— А какие цветы ты любишь? Мы с тобой столько общаемся, а я даже этого не знаю, — он одной рукой облокачивается на прилавок, а второй нежно проводит по бутонам небольших красных роз, что стоят в маленькой вазочке.
— Любимые? — Эффи обводит взглядом помещение, думая, какие цветы она могла бы назвать самыми любимыми. Когда её взгляд останавливается на букете нежно-голубых васильков, она улыбается. Хеймитч, проследив за её взглядом, кивает, просит этот букет.
— Спасибо.
— Да не за что. Кому подаришь?
— Не знаю.
Неловкая пауза затягивается, и Эффи думает, что пора бы уже закрываться.
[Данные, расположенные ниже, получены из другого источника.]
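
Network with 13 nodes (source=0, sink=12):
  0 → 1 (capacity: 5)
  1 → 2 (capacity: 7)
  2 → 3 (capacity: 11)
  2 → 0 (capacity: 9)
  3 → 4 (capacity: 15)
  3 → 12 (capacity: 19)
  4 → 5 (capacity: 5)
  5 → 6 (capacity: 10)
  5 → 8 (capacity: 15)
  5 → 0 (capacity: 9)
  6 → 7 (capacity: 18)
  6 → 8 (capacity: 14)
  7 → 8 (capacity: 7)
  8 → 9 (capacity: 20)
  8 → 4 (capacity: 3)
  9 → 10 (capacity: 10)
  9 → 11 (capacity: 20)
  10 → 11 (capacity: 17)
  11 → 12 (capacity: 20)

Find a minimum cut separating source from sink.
Min cut value = 5, edges: (0,1)

Min cut value: 5
Partition: S = [0], T = [1, 2, 3, 4, 5, 6, 7, 8, 9, 10, 11, 12]
Cut edges: (0,1)

By max-flow min-cut theorem, max flow = min cut = 5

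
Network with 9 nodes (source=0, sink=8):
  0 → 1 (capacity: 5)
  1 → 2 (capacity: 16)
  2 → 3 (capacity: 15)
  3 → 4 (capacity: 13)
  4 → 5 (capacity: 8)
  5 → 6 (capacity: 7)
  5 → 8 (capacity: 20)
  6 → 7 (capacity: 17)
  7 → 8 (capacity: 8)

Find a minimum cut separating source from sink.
Min cut value = 5, edges: (0,1)

Min cut value: 5
Partition: S = [0], T = [1, 2, 3, 4, 5, 6, 7, 8]
Cut edges: (0,1)

By max-flow min-cut theorem, max flow = min cut = 5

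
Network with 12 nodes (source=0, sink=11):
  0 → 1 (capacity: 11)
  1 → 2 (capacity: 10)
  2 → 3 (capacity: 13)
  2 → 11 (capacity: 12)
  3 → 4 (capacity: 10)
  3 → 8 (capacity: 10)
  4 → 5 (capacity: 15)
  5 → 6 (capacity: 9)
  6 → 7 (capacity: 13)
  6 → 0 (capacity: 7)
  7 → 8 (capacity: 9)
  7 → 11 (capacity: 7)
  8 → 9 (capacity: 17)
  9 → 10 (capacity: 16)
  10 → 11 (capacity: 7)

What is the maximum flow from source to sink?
Maximum flow = 10

Max flow: 10

Flow assignment:
  0 → 1: 10/11
  1 → 2: 10/10
  2 → 11: 10/12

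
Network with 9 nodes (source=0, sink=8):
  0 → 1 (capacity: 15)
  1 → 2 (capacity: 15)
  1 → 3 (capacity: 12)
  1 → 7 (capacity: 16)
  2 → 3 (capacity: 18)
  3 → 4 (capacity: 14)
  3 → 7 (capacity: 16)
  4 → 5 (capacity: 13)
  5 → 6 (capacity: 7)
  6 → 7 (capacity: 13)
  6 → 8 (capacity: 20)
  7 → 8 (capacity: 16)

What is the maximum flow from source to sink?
Maximum flow = 15

Max flow: 15

Flow assignment:
  0 → 1: 15/15
  1 → 7: 15/16
  7 → 8: 15/16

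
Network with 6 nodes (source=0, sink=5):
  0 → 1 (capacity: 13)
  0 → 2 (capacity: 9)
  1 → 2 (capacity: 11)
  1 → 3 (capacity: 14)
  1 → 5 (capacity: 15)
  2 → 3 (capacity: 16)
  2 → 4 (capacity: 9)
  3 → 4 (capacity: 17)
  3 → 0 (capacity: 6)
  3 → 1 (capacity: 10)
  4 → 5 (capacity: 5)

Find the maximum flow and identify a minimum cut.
Max flow = 20, Min cut edges: (1,5), (4,5)

Maximum flow: 20
Minimum cut: (1,5), (4,5)
Partition: S = [0, 1, 2, 3, 4], T = [5]

Max-flow min-cut theorem verified: both equal 20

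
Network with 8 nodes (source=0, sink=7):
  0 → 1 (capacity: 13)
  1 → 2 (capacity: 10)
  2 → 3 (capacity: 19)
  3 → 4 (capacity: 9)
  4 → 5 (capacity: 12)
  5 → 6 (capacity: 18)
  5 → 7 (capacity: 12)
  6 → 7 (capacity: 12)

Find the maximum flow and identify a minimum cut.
Max flow = 9, Min cut edges: (3,4)

Maximum flow: 9
Minimum cut: (3,4)
Partition: S = [0, 1, 2, 3], T = [4, 5, 6, 7]

Max-flow min-cut theorem verified: both equal 9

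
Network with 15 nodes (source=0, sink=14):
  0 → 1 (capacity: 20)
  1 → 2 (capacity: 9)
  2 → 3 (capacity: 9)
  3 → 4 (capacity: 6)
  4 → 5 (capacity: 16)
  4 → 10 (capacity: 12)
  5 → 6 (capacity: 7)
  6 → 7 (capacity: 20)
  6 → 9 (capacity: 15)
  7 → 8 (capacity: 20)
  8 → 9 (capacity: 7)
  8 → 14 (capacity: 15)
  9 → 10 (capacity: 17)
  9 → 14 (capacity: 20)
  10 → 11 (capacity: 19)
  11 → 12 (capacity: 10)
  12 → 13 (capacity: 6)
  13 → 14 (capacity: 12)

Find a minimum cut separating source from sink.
Min cut value = 6, edges: (3,4)

Min cut value: 6
Partition: S = [0, 1, 2, 3], T = [4, 5, 6, 7, 8, 9, 10, 11, 12, 13, 14]
Cut edges: (3,4)

By max-flow min-cut theorem, max flow = min cut = 6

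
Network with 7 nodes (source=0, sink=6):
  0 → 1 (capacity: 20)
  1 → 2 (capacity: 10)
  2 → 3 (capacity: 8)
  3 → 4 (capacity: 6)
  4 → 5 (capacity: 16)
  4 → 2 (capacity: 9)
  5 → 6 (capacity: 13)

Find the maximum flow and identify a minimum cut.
Max flow = 6, Min cut edges: (3,4)

Maximum flow: 6
Minimum cut: (3,4)
Partition: S = [0, 1, 2, 3], T = [4, 5, 6]

Max-flow min-cut theorem verified: both equal 6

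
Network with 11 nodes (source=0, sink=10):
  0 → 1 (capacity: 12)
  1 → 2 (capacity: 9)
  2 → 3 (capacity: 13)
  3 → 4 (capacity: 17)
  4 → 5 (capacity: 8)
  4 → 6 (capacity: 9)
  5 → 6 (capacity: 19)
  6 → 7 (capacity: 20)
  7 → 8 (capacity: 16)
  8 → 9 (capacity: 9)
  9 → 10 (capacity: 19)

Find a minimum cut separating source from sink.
Min cut value = 9, edges: (8,9)

Min cut value: 9
Partition: S = [0, 1, 2, 3, 4, 5, 6, 7, 8], T = [9, 10]
Cut edges: (8,9)

By max-flow min-cut theorem, max flow = min cut = 9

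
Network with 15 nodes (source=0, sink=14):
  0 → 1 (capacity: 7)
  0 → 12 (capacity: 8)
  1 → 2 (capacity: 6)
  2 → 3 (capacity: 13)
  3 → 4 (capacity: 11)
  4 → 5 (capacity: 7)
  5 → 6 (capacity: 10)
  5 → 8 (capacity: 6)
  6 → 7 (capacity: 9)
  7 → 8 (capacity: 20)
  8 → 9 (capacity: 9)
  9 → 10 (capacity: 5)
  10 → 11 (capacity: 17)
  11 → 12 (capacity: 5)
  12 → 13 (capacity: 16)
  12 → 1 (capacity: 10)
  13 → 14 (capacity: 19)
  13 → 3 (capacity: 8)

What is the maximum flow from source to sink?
Maximum flow = 13

Max flow: 13

Flow assignment:
  0 → 1: 5/7
  0 → 12: 8/8
  1 → 2: 5/6
  2 → 3: 5/13
  3 → 4: 5/11
  4 → 5: 5/7
  5 → 8: 5/6
  8 → 9: 5/9
  9 → 10: 5/5
  10 → 11: 5/17
  11 → 12: 5/5
  12 → 13: 13/16
  13 → 14: 13/19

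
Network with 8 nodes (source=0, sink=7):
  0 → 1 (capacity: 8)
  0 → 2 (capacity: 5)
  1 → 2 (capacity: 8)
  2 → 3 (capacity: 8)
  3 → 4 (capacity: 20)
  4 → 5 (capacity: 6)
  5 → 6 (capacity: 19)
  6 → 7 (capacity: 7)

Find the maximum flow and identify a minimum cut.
Max flow = 6, Min cut edges: (4,5)

Maximum flow: 6
Minimum cut: (4,5)
Partition: S = [0, 1, 2, 3, 4], T = [5, 6, 7]

Max-flow min-cut theorem verified: both equal 6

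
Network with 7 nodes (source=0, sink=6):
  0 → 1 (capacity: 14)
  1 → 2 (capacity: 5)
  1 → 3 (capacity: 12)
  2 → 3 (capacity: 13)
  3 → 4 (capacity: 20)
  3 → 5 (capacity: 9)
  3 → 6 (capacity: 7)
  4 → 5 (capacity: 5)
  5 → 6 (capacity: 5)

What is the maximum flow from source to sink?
Maximum flow = 12

Max flow: 12

Flow assignment:
  0 → 1: 12/14
  1 → 2: 2/5
  1 → 3: 10/12
  2 → 3: 2/13
  3 → 5: 5/9
  3 → 6: 7/7
  5 → 6: 5/5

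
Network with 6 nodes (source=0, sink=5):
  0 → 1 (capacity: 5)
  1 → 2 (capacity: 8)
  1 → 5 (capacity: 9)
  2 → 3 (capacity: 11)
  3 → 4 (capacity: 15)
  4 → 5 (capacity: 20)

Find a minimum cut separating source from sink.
Min cut value = 5, edges: (0,1)

Min cut value: 5
Partition: S = [0], T = [1, 2, 3, 4, 5]
Cut edges: (0,1)

By max-flow min-cut theorem, max flow = min cut = 5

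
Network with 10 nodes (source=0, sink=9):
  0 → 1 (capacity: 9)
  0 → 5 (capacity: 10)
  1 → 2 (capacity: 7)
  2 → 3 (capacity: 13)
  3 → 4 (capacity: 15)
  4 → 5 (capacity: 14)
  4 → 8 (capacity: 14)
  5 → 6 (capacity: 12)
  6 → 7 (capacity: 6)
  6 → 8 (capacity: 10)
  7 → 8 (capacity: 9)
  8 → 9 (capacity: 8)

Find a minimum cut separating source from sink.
Min cut value = 8, edges: (8,9)

Min cut value: 8
Partition: S = [0, 1, 2, 3, 4, 5, 6, 7, 8], T = [9]
Cut edges: (8,9)

By max-flow min-cut theorem, max flow = min cut = 8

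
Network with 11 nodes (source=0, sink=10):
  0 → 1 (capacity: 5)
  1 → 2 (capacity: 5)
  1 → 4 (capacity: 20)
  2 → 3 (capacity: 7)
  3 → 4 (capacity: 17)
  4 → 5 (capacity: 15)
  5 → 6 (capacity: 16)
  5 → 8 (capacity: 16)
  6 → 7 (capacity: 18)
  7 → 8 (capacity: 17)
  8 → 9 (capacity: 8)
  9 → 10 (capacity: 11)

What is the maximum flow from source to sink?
Maximum flow = 5

Max flow: 5

Flow assignment:
  0 → 1: 5/5
  1 → 4: 5/20
  4 → 5: 5/15
  5 → 8: 5/16
  8 → 9: 5/8
  9 → 10: 5/11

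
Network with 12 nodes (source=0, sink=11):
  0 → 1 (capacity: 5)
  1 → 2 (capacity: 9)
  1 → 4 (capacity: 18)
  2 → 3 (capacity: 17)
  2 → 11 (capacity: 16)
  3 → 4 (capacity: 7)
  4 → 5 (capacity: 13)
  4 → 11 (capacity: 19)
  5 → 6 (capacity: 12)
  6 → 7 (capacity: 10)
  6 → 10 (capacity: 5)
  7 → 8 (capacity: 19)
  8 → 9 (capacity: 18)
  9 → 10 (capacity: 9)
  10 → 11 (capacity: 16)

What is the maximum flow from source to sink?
Maximum flow = 5

Max flow: 5

Flow assignment:
  0 → 1: 5/5
  1 → 2: 5/9
  2 → 11: 5/16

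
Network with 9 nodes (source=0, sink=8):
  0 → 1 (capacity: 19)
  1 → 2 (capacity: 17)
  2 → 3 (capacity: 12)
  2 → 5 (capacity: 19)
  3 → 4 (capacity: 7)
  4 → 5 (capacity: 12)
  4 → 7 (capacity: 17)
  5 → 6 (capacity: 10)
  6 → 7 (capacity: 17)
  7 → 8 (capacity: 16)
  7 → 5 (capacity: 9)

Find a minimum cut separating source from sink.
Min cut value = 16, edges: (7,8)

Min cut value: 16
Partition: S = [0, 1, 2, 3, 4, 5, 6, 7], T = [8]
Cut edges: (7,8)

By max-flow min-cut theorem, max flow = min cut = 16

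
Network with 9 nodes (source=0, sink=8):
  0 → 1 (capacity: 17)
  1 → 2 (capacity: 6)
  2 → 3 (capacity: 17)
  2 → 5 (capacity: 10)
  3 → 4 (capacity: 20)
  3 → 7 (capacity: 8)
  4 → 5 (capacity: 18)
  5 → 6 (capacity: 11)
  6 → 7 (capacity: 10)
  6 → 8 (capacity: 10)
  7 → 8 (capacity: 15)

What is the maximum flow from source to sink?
Maximum flow = 6

Max flow: 6

Flow assignment:
  0 → 1: 6/17
  1 → 2: 6/6
  2 → 3: 6/17
  3 → 7: 6/8
  7 → 8: 6/15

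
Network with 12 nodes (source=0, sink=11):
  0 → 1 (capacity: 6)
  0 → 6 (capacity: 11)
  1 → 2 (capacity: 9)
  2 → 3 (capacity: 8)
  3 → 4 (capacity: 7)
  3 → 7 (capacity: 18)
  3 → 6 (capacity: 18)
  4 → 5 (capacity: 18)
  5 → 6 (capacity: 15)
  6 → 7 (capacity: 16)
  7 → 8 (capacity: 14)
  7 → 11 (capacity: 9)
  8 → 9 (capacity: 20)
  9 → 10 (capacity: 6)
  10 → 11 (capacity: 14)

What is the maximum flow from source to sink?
Maximum flow = 15

Max flow: 15

Flow assignment:
  0 → 1: 6/6
  0 → 6: 9/11
  1 → 2: 6/9
  2 → 3: 6/8
  3 → 7: 6/18
  6 → 7: 9/16
  7 → 8: 6/14
  7 → 11: 9/9
  8 → 9: 6/20
  9 → 10: 6/6
  10 → 11: 6/14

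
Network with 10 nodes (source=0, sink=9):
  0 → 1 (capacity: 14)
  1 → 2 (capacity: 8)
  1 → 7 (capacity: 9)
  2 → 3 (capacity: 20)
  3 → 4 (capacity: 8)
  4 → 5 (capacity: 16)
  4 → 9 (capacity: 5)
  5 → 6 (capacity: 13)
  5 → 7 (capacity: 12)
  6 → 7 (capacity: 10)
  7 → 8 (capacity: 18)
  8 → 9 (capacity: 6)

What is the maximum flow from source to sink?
Maximum flow = 11

Max flow: 11

Flow assignment:
  0 → 1: 11/14
  1 → 2: 5/8
  1 → 7: 6/9
  2 → 3: 5/20
  3 → 4: 5/8
  4 → 9: 5/5
  7 → 8: 6/18
  8 → 9: 6/6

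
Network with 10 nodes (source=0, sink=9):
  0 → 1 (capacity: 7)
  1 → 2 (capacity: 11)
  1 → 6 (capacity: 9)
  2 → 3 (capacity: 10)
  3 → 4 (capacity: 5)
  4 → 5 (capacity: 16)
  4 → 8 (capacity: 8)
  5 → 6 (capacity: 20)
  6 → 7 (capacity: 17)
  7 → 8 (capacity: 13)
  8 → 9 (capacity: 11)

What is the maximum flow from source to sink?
Maximum flow = 7

Max flow: 7

Flow assignment:
  0 → 1: 7/7
  1 → 6: 7/9
  6 → 7: 7/17
  7 → 8: 7/13
  8 → 9: 7/11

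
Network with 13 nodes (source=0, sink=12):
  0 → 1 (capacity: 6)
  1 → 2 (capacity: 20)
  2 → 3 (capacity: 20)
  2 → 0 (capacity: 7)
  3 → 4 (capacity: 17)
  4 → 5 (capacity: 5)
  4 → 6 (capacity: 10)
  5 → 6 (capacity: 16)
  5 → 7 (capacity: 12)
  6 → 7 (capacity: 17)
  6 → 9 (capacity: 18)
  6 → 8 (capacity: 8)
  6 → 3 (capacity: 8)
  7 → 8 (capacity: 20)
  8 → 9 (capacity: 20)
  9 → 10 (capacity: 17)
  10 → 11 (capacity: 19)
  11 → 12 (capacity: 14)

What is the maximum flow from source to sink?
Maximum flow = 6

Max flow: 6

Flow assignment:
  0 → 1: 6/6
  1 → 2: 6/20
  2 → 3: 6/20
  3 → 4: 6/17
  4 → 6: 6/10
  6 → 9: 6/18
  9 → 10: 6/17
  10 → 11: 6/19
  11 → 12: 6/14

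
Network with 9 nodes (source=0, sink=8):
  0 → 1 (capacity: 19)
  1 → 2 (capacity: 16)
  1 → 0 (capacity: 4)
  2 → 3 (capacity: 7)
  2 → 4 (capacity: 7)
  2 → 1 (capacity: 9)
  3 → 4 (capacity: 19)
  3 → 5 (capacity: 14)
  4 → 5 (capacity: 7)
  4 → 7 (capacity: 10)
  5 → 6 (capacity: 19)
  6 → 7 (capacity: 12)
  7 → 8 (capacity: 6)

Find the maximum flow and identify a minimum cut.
Max flow = 6, Min cut edges: (7,8)

Maximum flow: 6
Minimum cut: (7,8)
Partition: S = [0, 1, 2, 3, 4, 5, 6, 7], T = [8]

Max-flow min-cut theorem verified: both equal 6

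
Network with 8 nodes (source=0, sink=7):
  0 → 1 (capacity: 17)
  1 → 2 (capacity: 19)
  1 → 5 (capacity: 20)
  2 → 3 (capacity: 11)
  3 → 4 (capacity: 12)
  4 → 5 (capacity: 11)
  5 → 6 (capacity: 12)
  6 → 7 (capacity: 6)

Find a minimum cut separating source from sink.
Min cut value = 6, edges: (6,7)

Min cut value: 6
Partition: S = [0, 1, 2, 3, 4, 5, 6], T = [7]
Cut edges: (6,7)

By max-flow min-cut theorem, max flow = min cut = 6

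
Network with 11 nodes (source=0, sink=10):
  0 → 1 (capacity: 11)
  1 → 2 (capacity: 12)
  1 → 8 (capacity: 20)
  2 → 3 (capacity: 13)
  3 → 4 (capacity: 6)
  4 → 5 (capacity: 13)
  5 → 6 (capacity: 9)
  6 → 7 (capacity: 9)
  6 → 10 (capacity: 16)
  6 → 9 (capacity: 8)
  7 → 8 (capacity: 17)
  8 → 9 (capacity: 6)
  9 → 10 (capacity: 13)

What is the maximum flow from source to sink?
Maximum flow = 11

Max flow: 11

Flow assignment:
  0 → 1: 11/11
  1 → 2: 5/12
  1 → 8: 6/20
  2 → 3: 5/13
  3 → 4: 5/6
  4 → 5: 5/13
  5 → 6: 5/9
  6 → 10: 5/16
  8 → 9: 6/6
  9 → 10: 6/13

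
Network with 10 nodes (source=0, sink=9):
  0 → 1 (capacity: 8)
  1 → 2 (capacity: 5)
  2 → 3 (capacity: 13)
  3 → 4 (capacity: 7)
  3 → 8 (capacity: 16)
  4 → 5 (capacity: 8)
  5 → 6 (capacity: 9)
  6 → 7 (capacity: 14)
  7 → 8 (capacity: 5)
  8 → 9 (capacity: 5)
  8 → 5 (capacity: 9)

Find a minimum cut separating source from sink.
Min cut value = 5, edges: (8,9)

Min cut value: 5
Partition: S = [0, 1, 2, 3, 4, 5, 6, 7, 8], T = [9]
Cut edges: (8,9)

By max-flow min-cut theorem, max flow = min cut = 5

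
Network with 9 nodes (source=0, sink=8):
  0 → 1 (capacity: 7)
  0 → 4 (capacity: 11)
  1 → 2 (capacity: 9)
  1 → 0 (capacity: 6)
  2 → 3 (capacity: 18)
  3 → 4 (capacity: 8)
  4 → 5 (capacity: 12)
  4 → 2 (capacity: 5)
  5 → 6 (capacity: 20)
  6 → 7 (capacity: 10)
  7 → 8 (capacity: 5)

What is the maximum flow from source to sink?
Maximum flow = 5

Max flow: 5

Flow assignment:
  0 → 1: 5/7
  1 → 2: 5/9
  2 → 3: 5/18
  3 → 4: 5/8
  4 → 5: 5/12
  5 → 6: 5/20
  6 → 7: 5/10
  7 → 8: 5/5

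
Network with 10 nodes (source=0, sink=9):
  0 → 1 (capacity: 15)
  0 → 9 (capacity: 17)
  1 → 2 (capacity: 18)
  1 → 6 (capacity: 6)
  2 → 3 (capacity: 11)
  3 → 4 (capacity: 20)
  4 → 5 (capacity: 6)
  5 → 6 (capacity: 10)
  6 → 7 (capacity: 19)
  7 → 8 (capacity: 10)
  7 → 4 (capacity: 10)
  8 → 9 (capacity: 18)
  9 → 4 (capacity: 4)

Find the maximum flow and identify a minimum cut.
Max flow = 27, Min cut edges: (0,9), (7,8)

Maximum flow: 27
Minimum cut: (0,9), (7,8)
Partition: S = [0, 1, 2, 3, 4, 5, 6, 7], T = [8, 9]

Max-flow min-cut theorem verified: both equal 27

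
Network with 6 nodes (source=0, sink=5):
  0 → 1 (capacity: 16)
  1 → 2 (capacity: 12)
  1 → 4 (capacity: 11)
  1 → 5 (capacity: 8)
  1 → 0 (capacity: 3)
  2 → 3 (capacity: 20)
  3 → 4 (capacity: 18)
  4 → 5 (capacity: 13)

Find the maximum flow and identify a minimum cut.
Max flow = 16, Min cut edges: (0,1)

Maximum flow: 16
Minimum cut: (0,1)
Partition: S = [0], T = [1, 2, 3, 4, 5]

Max-flow min-cut theorem verified: both equal 16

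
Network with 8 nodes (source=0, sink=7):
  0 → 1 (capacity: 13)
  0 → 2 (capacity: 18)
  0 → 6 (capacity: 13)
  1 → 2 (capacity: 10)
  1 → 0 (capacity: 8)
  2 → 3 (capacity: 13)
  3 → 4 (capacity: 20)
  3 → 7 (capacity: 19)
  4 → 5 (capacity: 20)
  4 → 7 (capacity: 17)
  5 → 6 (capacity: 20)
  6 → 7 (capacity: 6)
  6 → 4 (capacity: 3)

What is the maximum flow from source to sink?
Maximum flow = 22

Max flow: 22

Flow assignment:
  0 → 1: 10/13
  0 → 2: 3/18
  0 → 6: 9/13
  1 → 2: 10/10
  2 → 3: 13/13
  3 → 7: 13/19
  4 → 7: 3/17
  6 → 7: 6/6
  6 → 4: 3/3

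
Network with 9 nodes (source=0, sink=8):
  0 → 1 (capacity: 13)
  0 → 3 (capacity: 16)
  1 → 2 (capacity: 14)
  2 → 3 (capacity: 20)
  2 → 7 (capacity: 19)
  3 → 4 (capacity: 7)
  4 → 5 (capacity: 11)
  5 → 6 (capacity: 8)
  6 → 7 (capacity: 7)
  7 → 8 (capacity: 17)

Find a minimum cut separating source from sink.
Min cut value = 17, edges: (7,8)

Min cut value: 17
Partition: S = [0, 1, 2, 3, 4, 5, 6, 7], T = [8]
Cut edges: (7,8)

By max-flow min-cut theorem, max flow = min cut = 17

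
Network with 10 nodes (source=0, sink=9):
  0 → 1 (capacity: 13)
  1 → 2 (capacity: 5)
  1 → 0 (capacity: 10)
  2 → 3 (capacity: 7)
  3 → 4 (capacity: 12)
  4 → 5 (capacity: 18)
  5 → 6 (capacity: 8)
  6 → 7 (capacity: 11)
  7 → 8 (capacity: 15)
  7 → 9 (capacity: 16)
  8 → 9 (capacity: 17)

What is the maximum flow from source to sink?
Maximum flow = 5

Max flow: 5

Flow assignment:
  0 → 1: 5/13
  1 → 2: 5/5
  2 → 3: 5/7
  3 → 4: 5/12
  4 → 5: 5/18
  5 → 6: 5/8
  6 → 7: 5/11
  7 → 9: 5/16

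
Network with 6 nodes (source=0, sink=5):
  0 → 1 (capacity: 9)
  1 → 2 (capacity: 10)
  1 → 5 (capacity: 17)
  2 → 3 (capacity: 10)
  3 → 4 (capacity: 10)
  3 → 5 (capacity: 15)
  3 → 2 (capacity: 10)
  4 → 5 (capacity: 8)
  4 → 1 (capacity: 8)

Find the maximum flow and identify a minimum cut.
Max flow = 9, Min cut edges: (0,1)

Maximum flow: 9
Minimum cut: (0,1)
Partition: S = [0], T = [1, 2, 3, 4, 5]

Max-flow min-cut theorem verified: both equal 9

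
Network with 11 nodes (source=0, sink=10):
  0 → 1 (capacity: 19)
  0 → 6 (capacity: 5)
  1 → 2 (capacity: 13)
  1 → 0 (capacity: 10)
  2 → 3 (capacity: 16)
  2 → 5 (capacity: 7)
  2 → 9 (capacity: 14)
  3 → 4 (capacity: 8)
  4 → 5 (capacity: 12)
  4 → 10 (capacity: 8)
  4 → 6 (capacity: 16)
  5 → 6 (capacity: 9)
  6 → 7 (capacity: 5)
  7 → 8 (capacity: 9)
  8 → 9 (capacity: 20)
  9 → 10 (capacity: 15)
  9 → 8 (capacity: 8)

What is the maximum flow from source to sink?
Maximum flow = 18

Max flow: 18

Flow assignment:
  0 → 1: 13/19
  0 → 6: 5/5
  1 → 2: 13/13
  2 → 3: 3/16
  2 → 9: 10/14
  3 → 4: 3/8
  4 → 10: 3/8
  6 → 7: 5/5
  7 → 8: 5/9
  8 → 9: 5/20
  9 → 10: 15/15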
— Знаешь, принцесса, — от этого слова девушка немного смущается, а Хеймитч ласково улыбается, когда они уже стоят на улице, и Эффи закрывает свой магазинчик, — я решил, кому подарю этот букет.
— Кому?
— Тебе, — он подходит ближе, наклоняется и целует её в щеку, медленно передавая букет. А Эффи смущается ещё больше, вдыхая запах цветов. Своих любимых.
Комментарий к 30. Тебе.
Эта часть для тебя, Улита.
========== 31. Прикоснуться. ==========
Прикоснуться. Просто прикоснуться к ней, ощутить под пальцами нежную кожу, покрывающуюся мурашками — это, пожалуй, самое странное желание, которое у тебя когда-либо было. Было, есть и, ты уверен, будет. Даже спасительный алкоголь, отгоняющий призраков прошлого и погружающий тебя в забвение, пусть и временное, отходит на второй план.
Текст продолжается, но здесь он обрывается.